Il signor De Rossi sembra essere la variante minima dell'italiano "mediano", con la testa nel pallone, investito dall'orgia di chi pensa con i piedi, con il "nomen omen" marchiato sulla schiena. Contro gli USA si è fatto espellere per una gomitata rifilata ad un avversario, subito dopo che l'Italia aveva concesso il pareggio. Potremmo considerarlo un fallo di reazione o di vendetta con l'obiettivo di riequilibrare i danni subiti e di ripristinare l'onore offeso. Quel piccolo, giovane, bravo e promettente italiano mediano probabilmente ha vissuto il pareggio come uno smacco, una ferita insanabile, una mancanza di rispetto per il più forte, il migliore. Pensare troppo con i piedi può essere estremamente dannoso, specie quando si tratta di (s)calciare (o sparare) sotto pressione. Non avere piena consapevolezza dei gesti sul campo aiuta a sbarazzarsi prima e meglio della palla (o del fardello). Ma questa volta l'italiano mediano voleva sbarazzarsi dell'avversario ed è rimasto proprio solo, isolato da compagni e tifosi increduli e perbenisti. Eppure andando a scavare e scovare nel passato, l'Italia pare abbia rivissuto l'ennesimo déjà-vu. Nei mondiali del 1962, nella sfida contro il Cile, padrone di casa, la nazionale azzurra ha giocato la "battaglia di Santiago", una delle partite più violente mai disputate. La sfida era stata preceduta da dichiarazioni bellicose da entrambe le parti e le promesse furono mantenute. I giocatori se le diedero di santa ragione e l'arbitro chiuse un occhio per i cileni mentre agli italiani i falli di reazione costarono due cartellini rossi. Contro gli USA non è andata esattamente così, pur se restano vive alcune affinità incontrovertibili. Per l'italiano mediano resta un mondiale probabilmente rovinato e un dubbio che lo attanaglia: se la riflessione paralizza e l'azione renda spietati. Con le dovute precauzioni e gli scontati ridimensionamenti del caso, potremmo pensare al Presidente degli USA, Dennis Quaid, di American Dreamz, burattino senza fili. Lo stesso allenatore avversario, Arena, prima della partita, è stato costretto a ricodificare alcune dichiarazioni alquanto minacciose di alcuni suoi giocatori, pronti a dare battaglia e ad immolarsi.

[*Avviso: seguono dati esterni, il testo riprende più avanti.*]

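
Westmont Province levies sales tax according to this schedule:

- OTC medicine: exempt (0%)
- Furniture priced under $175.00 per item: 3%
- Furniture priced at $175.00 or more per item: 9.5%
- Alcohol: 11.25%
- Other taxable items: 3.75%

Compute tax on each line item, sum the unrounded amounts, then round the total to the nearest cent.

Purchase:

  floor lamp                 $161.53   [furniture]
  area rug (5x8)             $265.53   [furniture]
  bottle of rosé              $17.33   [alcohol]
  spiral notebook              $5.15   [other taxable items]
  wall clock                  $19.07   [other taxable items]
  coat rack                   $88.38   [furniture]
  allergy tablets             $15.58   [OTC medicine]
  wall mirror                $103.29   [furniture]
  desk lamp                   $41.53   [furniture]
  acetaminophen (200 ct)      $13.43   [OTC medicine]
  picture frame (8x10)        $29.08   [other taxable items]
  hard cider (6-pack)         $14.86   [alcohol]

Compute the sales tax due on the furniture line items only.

Floor lamp $161.53: furniture, under $175.00 → 3% → $4.8459
Area rug (5x8) $265.53: furniture, $175.00 or more → 9.5% → $25.22535
Coat rack $88.38: furniture, under $175.00 → 3% → $2.6514
Wall mirror $103.29: furniture, under $175.00 → 3% → $3.0987
Desk lamp $41.53: furniture, under $175.00 → 3% → $1.2459
Tax on furniture: unrounded sum = $37.06725 → $37.07

$37.07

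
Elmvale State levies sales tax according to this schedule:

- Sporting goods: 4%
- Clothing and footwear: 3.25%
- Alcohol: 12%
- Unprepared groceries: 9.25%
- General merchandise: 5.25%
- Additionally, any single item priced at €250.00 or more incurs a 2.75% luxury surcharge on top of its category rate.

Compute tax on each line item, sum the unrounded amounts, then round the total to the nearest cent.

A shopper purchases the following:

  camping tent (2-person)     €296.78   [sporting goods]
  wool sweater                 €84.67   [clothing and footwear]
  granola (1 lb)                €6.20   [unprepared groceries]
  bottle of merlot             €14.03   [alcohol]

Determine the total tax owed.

€25.04

Camping tent (2-person) €296.78: sporting goods → 4% + 2.75% surcharge = 6.75% → €20.03265
Wool sweater €84.67: clothing and footwear → 3.25% → €2.751775
Granola (1 lb) €6.20: unprepared groceries → 9.25% → €0.5735
Bottle of merlot €14.03: alcohol → 12% → €1.6836
Unrounded tax sum = €25.041525 → €25.04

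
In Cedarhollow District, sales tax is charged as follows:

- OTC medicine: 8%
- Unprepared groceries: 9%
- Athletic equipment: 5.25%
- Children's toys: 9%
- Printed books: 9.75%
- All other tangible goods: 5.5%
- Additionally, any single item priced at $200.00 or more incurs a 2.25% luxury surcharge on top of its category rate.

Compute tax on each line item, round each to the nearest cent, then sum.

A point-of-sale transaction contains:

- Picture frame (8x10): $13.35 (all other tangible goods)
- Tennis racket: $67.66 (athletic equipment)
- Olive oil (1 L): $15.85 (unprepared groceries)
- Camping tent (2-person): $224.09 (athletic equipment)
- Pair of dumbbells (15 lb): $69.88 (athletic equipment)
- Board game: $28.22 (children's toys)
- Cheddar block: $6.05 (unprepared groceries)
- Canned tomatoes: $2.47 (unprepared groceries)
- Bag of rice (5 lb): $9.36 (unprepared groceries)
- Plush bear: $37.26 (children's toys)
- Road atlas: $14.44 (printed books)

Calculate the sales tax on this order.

$35.09

Picture frame (8x10) $13.35: all other tangible goods → 5.5% → $0.73
Tennis racket $67.66: athletic equipment → 5.25% → $3.55
Olive oil (1 L) $15.85: unprepared groceries → 9% → $1.43
Camping tent (2-person) $224.09: athletic equipment → 5.25% + 2.25% surcharge = 7.5% → $16.81
Pair of dumbbells (15 lb) $69.88: athletic equipment → 5.25% → $3.67
Board game $28.22: children's toys → 9% → $2.54
Cheddar block $6.05: unprepared groceries → 9% → $0.54
Canned tomatoes $2.47: unprepared groceries → 9% → $0.22
Bag of rice (5 lb) $9.36: unprepared groceries → 9% → $0.84
Plush bear $37.26: children's toys → 9% → $3.35
Road atlas $14.44: printed books → 9.75% → $1.41
Total tax = $0.73 + $3.55 + $1.43 + $16.81 + $3.67 + $2.54 + $0.54 + $0.22 + $0.84 + $3.35 + $1.41 = $35.09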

Non è stata una guerra, probabilmente, come quella che si combatte sotto mentite spoglie, in divisa di un solo colore e senza arbitro. Ma forse neanche quella "democratica" di Bush lo è. Se c'è un vero amico dei terroristi e integralisti islamici, se c'è qualcuno che la pensa proprio come loro, questi è proprio l'uomo dal profondo sguardo perso del Texas. È un incubo, il ritorno dei fantasmi o dei morti viventi, da attribuire al DNA e a quella ancestrale propensione all'autolesionismo? Ma c'è qualcosa che non quadra: l'italiano mediano ha agito forse proprio come Ronaldinho. Se gli vai a chiedere il perché della gomitata o di quella finta ubriacante, le spiegazioni che ricevi saranno vaghe: hanno semplicemente agito, è accaduto. Allora se il confine è qualcosa che delimita l'esistenza di due territori e se abbiamo dubbi sull'esistenza di due zone assolutamente separate, sarebbe meglio fare uso di un'immagine. A braccia conserte il "mister" Lippi guarda nel "vuoto" dinanzi a lui e il "mister" Arena, da le spalle allo spettacolo indegno, nel bianco e nel fuori fuoco di uno scherzo del destino. Nell'incubo si scorge anche il Brasile che non gioca e soffre contro l'Australia. Allora attenti ai determinismi e al tutto chiaro. Ci sono dissolvenze incrociate e incroci che si dissolvono nella foschia dell'uomo mediano che sarebbe privo di essenza e non offre alcuna garanzia di democrazia. Anche il fantomatico determinismo genetico del calcio non è immutabile e dipende dall'interazione con l'ambiente, così come è tutto da dimostrare l'uomo infinitamente plastico, la retorica dell'Uomo Nuovo che sgomita e diverte all'unisono. Sarebbe un mostro, un obbrobrio della guerra "umanitaria".